See Internet Science and Technology

Goals and aims

Internet Science and Technology (IST) focuses on improving the interaction between people and/or automated processes over time and distance through the application of information and communication technology. IST lays the foundation for connecting today's demanding users worldwide. Ever increasing bandwidth, growing mobility, new applications every day, a variety of standards having to work together without problems: these all are challenges for the IST expert.

In order to meet these challenges, the IST expert needs knowledge about and insight in a broad range of topics: fixed/wired and mobile/wireless networking technologies; design methods and performance evaluation tools; network management and security issues; and of course services and applications.

General scientific attainment targets

The Internet Science and Technology programme has the following general scientific attainment levels. These describe the general academic skills (not specific to Internet Science and Technology) that a student acquires in the programme.
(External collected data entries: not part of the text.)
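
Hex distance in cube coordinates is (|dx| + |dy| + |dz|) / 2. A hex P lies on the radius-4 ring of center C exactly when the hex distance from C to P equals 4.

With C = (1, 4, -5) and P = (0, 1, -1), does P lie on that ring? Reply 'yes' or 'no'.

|px - cx| = |0 - 1| = 1
|py - cy| = |1 - 4| = 3
|pz - cz| = |-1 - (-5)| = 4
distance = (1+3+4)/2 = 8/2 = 4
radius = 4; distance == radius -> yes

Answer: yes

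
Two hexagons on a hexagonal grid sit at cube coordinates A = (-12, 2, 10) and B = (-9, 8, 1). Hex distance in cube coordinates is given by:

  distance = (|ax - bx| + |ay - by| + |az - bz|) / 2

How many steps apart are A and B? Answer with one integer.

Answer: 9

Derivation:
|ax - bx| = |-12 - (-9)| = 3
|ay - by| = |2 - 8| = 6
|az - bz| = |10 - 1| = 9
distance = (3 + 6 + 9) / 2 = 18 / 2 = 9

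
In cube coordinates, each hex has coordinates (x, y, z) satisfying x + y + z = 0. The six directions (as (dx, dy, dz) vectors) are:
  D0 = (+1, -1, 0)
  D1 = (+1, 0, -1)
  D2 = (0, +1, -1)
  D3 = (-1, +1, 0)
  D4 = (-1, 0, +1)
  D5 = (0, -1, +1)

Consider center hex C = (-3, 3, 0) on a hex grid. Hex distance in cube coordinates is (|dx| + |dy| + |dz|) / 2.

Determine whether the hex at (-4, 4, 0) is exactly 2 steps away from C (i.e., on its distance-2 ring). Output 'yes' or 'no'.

Answer: no

Derivation:
|px - cx| = |-4 - (-3)| = 1
|py - cy| = |4 - 3| = 1
|pz - cz| = |0 - 0| = 0
distance = (1+1+0)/2 = 2/2 = 1
radius = 2; distance != radius -> no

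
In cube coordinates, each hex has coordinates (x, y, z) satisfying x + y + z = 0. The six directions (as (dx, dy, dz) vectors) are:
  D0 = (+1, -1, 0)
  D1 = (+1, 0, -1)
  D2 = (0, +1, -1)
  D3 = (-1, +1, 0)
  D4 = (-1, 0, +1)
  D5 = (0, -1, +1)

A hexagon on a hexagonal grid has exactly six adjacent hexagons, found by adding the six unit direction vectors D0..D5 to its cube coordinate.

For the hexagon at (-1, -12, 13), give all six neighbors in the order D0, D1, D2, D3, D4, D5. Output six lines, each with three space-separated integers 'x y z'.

Answer: 0 -13 13
0 -12 12
-1 -11 12
-2 -11 13
-2 -12 14
-1 -13 14

Derivation:
Center: (-1, -12, 13). Add each direction:
  D0: (-1, -12, 13) + (1, -1, 0) = (0, -13, 13)
  D1: (-1, -12, 13) + (1, 0, -1) = (0, -12, 12)
  D2: (-1, -12, 13) + (0, 1, -1) = (-1, -11, 12)
  D3: (-1, -12, 13) + (-1, 1, 0) = (-2, -11, 13)
  D4: (-1, -12, 13) + (-1, 0, 1) = (-2, -12, 14)
  D5: (-1, -12, 13) + (0, -1, 1) = (-1, -13, 14)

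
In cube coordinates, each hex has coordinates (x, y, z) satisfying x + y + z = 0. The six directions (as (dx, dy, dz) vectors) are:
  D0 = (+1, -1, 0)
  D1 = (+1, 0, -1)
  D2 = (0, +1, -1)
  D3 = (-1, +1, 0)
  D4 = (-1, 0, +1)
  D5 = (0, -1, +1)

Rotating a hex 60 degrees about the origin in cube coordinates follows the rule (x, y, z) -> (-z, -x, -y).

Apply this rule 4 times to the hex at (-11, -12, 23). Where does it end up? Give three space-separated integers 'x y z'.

Answer: 23 -11 -12

Derivation:
Start: (-11, -12, 23)
Step 1: (-11, -12, 23) -> (-(23), -(-11), -(-12)) = (-23, 11, 12)
Step 2: (-23, 11, 12) -> (-(12), -(-23), -(11)) = (-12, 23, -11)
Step 3: (-12, 23, -11) -> (-(-11), -(-12), -(23)) = (11, 12, -23)
Step 4: (11, 12, -23) -> (-(-23), -(11), -(12)) = (23, -11, -12)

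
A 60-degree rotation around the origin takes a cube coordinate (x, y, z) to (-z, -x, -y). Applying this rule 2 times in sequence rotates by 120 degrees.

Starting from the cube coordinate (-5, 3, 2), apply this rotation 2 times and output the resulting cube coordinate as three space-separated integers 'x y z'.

Start: (-5, 3, 2)
Step 1: (-5, 3, 2) -> (-(2), -(-5), -(3)) = (-2, 5, -3)
Step 2: (-2, 5, -3) -> (-(-3), -(-2), -(5)) = (3, 2, -5)

Answer: 3 2 -5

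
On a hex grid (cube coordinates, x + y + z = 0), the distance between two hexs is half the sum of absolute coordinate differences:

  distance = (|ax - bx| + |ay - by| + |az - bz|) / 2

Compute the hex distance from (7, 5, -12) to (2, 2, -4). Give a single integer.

|ax - bx| = |7 - 2| = 5
|ay - by| = |5 - 2| = 3
|az - bz| = |-12 - (-4)| = 8
distance = (5 + 3 + 8) / 2 = 16 / 2 = 8

Answer: 8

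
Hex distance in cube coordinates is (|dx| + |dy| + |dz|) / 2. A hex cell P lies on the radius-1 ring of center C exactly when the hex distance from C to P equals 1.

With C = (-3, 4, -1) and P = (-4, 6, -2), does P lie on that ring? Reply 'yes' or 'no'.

Answer: no

Derivation:
|px - cx| = |-4 - (-3)| = 1
|py - cy| = |6 - 4| = 2
|pz - cz| = |-2 - (-1)| = 1
distance = (1+2+1)/2 = 4/2 = 2
radius = 1; distance != radius -> no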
  1. Graduates have an extensive knowledge of and understand the issues relevant to their specific field of study (i.e. domain specific attainment targets) described in the Internet Science and Technology-specific attainment targets:
  2. Graduates can contribute to scientific research, and independently design, conduct and present the results of small-scale research.
  3. Graduates can provide an original contribution to the development and/or application of the field of study. ‘Original’ is understood to mean ‘demonstrative of a creative contribution’.
  4. Graduates can analyze complex problems (change problems) relevant to the field of study and obtain the required knowledge and information.
  5. Graduates can design, validate and implement solutions/systems in their operational context; identify and apply relevant advanced knowledge, methods and techniques from their field of study.
  6. Graduates can assess solutions/systems and their applications according to their properties and potential to solve problems even if they are new to or unfamiliar with the situation or lack information and/or reliable information; they can use their assessment as a basis for (substantiation of) decisions.
  7. Graduates understand the ethical, social, cultural and public aspects of problems and solutions in their field of study; apply this insight in their international role as scholar.
  8. Graduates can work as part of and play a leading role in a team; manage and plan a development process; document development and research processes.
  9. Graduates can substantiate research results, designs and applications in writing and verbally; critically assess and participate in debates regarding the same.
  10. Graduates can independently acquire new knowledge and skills; reflect on trends in their field of study, responsibilities and roles and use this insight as a guide for and integrate it into their own personal development.
  11. Graduates can integrate information from other disciplines into their own work if necessary.
  12. Graduates take a critical approach to reading, incorporating information presented in and participating in debates regarding international scientific literature relevant to their field of study.

Internet science & technology-specific attainment targets

The qualification under ‘1’ in the preceding section, that graduates command a high level of scientific knowledge and understanding of Internet Science and Technology, is demonstrated by their ability to:

M-IST 1: graduates have thorough knowledge about and understanding of both wired and wireless communication devices, networks and systems, in terms of both key principles and contemporary technologies.

M-IST 2: graduates can design and evaluate wired and wireless communication devices, networks and systems; in doing so, they can take into account both detailed aspects of the individual components, and system-wide aspects such as security and management.

M-IST 3: graduates can quantitatively evaluate the performance of networked systems, and judge their formal correctness, using both analytical methods and computer tools.

M-IST 4: graduates have practical experience conducting research and/or doing design work in a sub-field of networked systems, can follow trends in the field and contribute to its further development.